Saturday 15 December 2012

Mutton leg roast with pepper & mushroom sauc BY SHIREEN

                                  Mutton leg roast with pepper & mushroom sauce.

Leg of mutton

1 leg of mutton - no more than 2kg

3 cups water

1 Tbsp ginger/garlic paste

1-1/2 tsp salt

1 tsp cracked black pepper heaped

2 Tbsp white vinegar

1 tsp heaped mustard powder

2 Tbsp wostershire sauce

Sauce

2 Tbsp butter

2 Tbsp oil

2 Tbsp flour heaped

1 tsp salt

1 tsp freshly cracked black pepper

1/2 cup fresh cream

2 Tbsp HP sauce

4-5 mushroom sliced

For leg of Mutton

In a large pan, add water, Ginger/garlic paste, salt, pepper, vinegar, mustard powder and wostershire sauce. Mix well. Set aside.

Wash and pat dry mutton leg. Using a sharp knife, put cuts into meat.

Add meat to pan with water and seasoning. Place on the heat and cook until meat is tender.

For sauce

Place pan on heat, and add butter and oil. Add flour and stir well. Remove from heat and add water. Stir well and return to heat stirring all the time.

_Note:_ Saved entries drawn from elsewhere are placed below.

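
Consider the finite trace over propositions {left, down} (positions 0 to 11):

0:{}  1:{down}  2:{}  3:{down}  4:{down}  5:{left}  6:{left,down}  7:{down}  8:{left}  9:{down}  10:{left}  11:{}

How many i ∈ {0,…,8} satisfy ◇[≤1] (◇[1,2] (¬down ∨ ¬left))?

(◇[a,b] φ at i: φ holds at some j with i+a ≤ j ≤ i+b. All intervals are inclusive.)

Evaluate at each i in [0,8]:
  i=0: ✓ (witness j=0)
  i=1: ✓ (witness j=1)
  i=2: ✓ (witness j=2)
  i=3: ✓ (witness j=3)
  i=4: ✓ (witness j=4)
  i=5: ✓ (witness j=5)
  i=6: ✓ (witness j=6)
  i=7: ✓ (witness j=7)
  i=8: ✓ (witness j=8)
Positions where it holds: {0, 1, 2, 3, 4, 5, 6, 7, 8} → 9.

9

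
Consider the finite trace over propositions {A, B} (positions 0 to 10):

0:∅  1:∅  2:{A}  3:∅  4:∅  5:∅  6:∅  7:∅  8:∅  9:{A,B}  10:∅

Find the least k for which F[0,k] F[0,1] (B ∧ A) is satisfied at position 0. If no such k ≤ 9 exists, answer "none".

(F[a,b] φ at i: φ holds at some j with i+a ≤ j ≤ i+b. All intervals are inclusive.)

Scan j = 0,1,… for F[0,1] (B ∧ A):
  j=0: fails
  j=1: fails
  j=2: fails
  j=3: fails
  j=4: fails
  j=5: fails
  j=6: fails
  j=7: fails
  j=8: holds
First hit at j=8, so smallest k = 8-0 = 8.

8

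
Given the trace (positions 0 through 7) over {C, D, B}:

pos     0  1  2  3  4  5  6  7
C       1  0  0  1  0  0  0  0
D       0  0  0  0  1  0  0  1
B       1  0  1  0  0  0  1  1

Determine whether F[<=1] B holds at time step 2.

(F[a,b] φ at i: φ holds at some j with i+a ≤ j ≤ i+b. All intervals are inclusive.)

Check B at each j in [2,3]:
  j=2: true
  j=3: false
Found at j=2 → formula holds.

Yes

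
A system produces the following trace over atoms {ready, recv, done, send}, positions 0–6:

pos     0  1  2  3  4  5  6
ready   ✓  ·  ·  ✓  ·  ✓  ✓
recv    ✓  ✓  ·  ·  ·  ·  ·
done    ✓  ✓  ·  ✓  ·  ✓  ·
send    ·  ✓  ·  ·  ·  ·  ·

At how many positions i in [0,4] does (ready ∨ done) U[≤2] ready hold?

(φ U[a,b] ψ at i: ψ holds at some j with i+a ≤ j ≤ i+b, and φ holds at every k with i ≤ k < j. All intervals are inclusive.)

2

Evaluate at each i in [0,4]:
  i=0: ✓ (rhs at j=0)
  i=1: ✗ (lhs fails at k=2 before rhs at j=3)
  i=2: ✗ (lhs fails at k=2 before rhs at j=3)
  i=3: ✓ (rhs at j=3)
  i=4: ✗ (lhs fails at k=4 before rhs at j=5)
Positions where it holds: {0, 3} → 2.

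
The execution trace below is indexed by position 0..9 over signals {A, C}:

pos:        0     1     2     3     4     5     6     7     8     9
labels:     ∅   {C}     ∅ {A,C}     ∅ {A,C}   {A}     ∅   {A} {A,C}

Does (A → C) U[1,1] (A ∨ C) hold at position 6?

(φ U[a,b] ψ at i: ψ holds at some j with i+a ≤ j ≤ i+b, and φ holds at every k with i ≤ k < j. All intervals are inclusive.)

No

Need some j in [7,7] with (A ∨ C), and (A → C) at every k in [6,j-1].
  j=7: (A ∨ C) false.
No j in the window works → until fails.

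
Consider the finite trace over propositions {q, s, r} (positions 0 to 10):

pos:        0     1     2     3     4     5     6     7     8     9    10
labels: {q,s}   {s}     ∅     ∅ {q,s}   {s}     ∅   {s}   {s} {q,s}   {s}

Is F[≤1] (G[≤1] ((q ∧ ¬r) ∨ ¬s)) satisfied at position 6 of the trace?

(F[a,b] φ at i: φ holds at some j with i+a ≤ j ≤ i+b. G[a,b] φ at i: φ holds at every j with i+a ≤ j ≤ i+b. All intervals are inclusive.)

Check G[≤1] ((q ∧ ¬r) ∨ ¬s) at each j in [6,7]:
  j=6: fails at 7
  j=7: fails at 7
No position in the window satisfies it → formula fails.

False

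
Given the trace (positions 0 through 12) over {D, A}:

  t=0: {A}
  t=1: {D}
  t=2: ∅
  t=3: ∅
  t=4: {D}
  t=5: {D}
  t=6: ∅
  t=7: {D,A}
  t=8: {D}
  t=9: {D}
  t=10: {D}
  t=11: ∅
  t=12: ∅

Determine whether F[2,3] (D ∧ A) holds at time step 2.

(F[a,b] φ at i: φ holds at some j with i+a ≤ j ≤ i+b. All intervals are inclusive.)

No

Check (D ∧ A) at each j in [4,5]:
  j=4: false
  j=5: false
No position in the window satisfies it → formula fails.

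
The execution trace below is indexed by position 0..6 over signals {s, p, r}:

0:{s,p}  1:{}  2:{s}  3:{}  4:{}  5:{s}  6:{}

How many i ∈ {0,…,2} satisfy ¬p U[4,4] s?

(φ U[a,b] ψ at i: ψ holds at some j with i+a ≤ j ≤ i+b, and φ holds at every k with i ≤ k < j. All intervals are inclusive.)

Evaluate at each i in [0,2]:
  i=0: ✗ (no rhs in [4,4])
  i=1: ✓ (rhs at j=5; lhs holds on [1,4])
  i=2: ✗ (no rhs in [6,6])
Positions where it holds: {1} → 1.

1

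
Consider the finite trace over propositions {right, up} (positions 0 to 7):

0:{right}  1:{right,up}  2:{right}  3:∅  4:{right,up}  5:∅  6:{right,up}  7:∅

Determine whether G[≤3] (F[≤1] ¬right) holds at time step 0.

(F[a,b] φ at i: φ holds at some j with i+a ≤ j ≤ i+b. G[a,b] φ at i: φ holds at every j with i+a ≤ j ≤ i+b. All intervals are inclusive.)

Check F[≤1] ¬right at every j in [0,3]:
  j=0: fails (none in [0,1])
  j=1: fails (none in [1,2])
  j=2: holds (witness at 3)
  j=3: holds (witness at 3)
Fails at j=0 → formula fails.

No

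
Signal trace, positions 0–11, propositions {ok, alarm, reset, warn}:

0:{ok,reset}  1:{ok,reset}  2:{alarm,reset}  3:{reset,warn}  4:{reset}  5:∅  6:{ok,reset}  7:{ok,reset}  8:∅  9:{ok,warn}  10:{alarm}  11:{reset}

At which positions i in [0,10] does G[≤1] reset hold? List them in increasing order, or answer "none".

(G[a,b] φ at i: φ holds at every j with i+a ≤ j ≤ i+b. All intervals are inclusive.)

Evaluate at each i in [0,10]:
  i=0: ✓ (all of [0,1])
  i=1: ✓ (all of [1,2])
  i=2: ✓ (all of [2,3])
  i=3: ✓ (all of [3,4])
  i=4: ✗ (fails at j=5)
  i=5: ✗ (fails at j=5)
  i=6: ✓ (all of [6,7])
  i=7: ✗ (fails at j=8)
  i=8: ✗ (fails at j=8)
  i=9: ✗ (fails at j=9)
  i=10: ✗ (fails at j=10)

0, 1, 2, 3, 6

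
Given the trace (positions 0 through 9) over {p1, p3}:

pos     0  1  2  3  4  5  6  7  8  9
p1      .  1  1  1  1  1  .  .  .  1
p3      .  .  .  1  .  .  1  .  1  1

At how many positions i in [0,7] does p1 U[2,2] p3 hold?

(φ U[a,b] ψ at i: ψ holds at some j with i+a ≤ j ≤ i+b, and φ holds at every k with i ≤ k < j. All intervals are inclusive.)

Evaluate at each i in [0,7]:
  i=0: ✗ (no rhs in [2,2])
  i=1: ✓ (rhs at j=3; lhs holds on [1,2])
  i=2: ✗ (no rhs in [4,4])
  i=3: ✗ (no rhs in [5,5])
  i=4: ✓ (rhs at j=6; lhs holds on [4,5])
  i=5: ✗ (no rhs in [7,7])
  i=6: ✗ (lhs fails at k=6 before rhs at j=8)
  i=7: ✗ (lhs fails at k=7 before rhs at j=9)
Positions where it holds: {1, 4} → 2.

2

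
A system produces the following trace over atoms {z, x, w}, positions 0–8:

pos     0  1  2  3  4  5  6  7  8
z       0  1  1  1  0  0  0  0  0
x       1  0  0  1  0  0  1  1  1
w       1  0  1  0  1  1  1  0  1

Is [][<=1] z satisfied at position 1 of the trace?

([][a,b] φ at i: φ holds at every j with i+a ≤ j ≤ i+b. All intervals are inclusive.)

Yes

Check z at every j in [1,2]:
  j=1: true
  j=2: true
All positions satisfy it → formula holds.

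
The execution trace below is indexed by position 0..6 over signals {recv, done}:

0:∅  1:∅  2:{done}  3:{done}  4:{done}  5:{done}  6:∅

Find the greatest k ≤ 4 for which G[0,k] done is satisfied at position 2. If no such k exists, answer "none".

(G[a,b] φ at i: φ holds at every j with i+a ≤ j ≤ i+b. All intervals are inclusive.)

done must hold from j=2 onward; find where it first fails.
  j=2: holds
  j=3: holds
  j=4: holds
  j=5: holds
  j=6: fails
Holds on [2,5], so largest k = 3.

3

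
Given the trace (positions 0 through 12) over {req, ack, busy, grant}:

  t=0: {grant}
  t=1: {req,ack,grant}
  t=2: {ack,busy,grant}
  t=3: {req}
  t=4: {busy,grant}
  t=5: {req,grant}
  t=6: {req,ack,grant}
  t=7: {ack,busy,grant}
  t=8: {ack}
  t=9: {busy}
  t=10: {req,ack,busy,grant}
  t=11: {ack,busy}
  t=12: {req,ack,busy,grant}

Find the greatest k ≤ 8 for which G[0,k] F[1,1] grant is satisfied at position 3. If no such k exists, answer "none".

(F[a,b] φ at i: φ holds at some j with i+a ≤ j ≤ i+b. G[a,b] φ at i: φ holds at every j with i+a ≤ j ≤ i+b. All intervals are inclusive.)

F[1,1] grant must hold from j=3 onward; find where it first fails.
  j=3: holds
  j=4: holds
  j=5: holds
  j=6: holds
  j=7: fails
Holds on [3,6], so largest k = 3.

3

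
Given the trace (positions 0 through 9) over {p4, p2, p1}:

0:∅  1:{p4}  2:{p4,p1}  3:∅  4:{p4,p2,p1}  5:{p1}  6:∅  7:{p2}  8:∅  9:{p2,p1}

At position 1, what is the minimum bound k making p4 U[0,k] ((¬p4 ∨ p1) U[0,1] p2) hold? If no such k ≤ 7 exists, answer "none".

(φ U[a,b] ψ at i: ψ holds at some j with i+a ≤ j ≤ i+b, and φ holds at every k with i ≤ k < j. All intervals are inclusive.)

Need earliest j ≥ 1 with ((¬p4 ∨ p1) U[0,1] p2), and p4 at every k in [1,j-1].
  j=1: rhs fails.
  j=2: rhs fails.
  j=3: rhs holds; lhs holds on [1,2]. k = 2.

2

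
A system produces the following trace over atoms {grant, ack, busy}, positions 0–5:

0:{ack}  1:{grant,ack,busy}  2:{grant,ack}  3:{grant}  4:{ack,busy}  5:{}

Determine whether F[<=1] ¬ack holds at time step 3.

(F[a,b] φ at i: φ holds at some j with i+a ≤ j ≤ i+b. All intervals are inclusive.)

True

Check ¬ack at each j in [3,4]:
  j=3: true
  j=4: false
Found at j=3 → formula holds.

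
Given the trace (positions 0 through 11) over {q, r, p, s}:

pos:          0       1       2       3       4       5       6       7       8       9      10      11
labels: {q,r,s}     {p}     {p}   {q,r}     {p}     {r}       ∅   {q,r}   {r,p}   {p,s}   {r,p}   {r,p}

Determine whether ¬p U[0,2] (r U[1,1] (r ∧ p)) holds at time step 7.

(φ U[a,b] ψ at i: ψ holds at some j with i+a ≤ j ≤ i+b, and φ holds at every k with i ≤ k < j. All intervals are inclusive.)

Holds

Need some j in [7,9] with (r U[1,1] (r ∧ p)), and ¬p at every k in [7,j-1].
  j=7: (r U[1,1] (r ∧ p)) holds; no prefix to check → satisfied.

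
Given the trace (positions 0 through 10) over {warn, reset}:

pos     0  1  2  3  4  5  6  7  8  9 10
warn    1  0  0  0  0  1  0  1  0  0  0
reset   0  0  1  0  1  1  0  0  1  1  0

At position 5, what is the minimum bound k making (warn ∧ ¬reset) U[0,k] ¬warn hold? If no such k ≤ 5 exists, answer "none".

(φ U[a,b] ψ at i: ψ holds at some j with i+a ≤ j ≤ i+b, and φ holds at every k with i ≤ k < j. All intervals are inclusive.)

none

Need earliest j ≥ 5 with ¬warn, and (warn ∧ ¬reset) at every k in [5,j-1].
  j=5: rhs fails.
  j=6: rhs holds but lhs fails at k=5.
  j=7: rhs fails.
  j=8: rhs holds but lhs fails at k=5.
  j=9: rhs holds but lhs fails at k=5.
  j=10: rhs holds but lhs fails at k=5.
No witness within the range → none.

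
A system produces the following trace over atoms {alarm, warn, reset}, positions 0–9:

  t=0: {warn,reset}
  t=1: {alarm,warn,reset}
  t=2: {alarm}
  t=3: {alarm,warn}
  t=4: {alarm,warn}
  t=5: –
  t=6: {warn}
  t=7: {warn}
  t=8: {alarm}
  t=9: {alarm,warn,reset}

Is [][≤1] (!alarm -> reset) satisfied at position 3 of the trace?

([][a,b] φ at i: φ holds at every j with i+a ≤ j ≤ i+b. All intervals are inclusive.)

Check (!alarm -> reset) at every j in [3,4]:
  j=3: antecedent false → ✓
  j=4: antecedent false → ✓
All positions satisfy it → formula holds.

Yes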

Once mix has thickened, add cream, HP sauce and mushroom slices. Mix well.

If mix is a little too thick, add a little water to thin it down.

Pour over cooked leg of mutton and allow to cook on low for 10 minutes.

Serve on a platter with boiled vegies, and cauliflower as well as fries.

Enjoy.

Serve with garlic bread or dinner roll.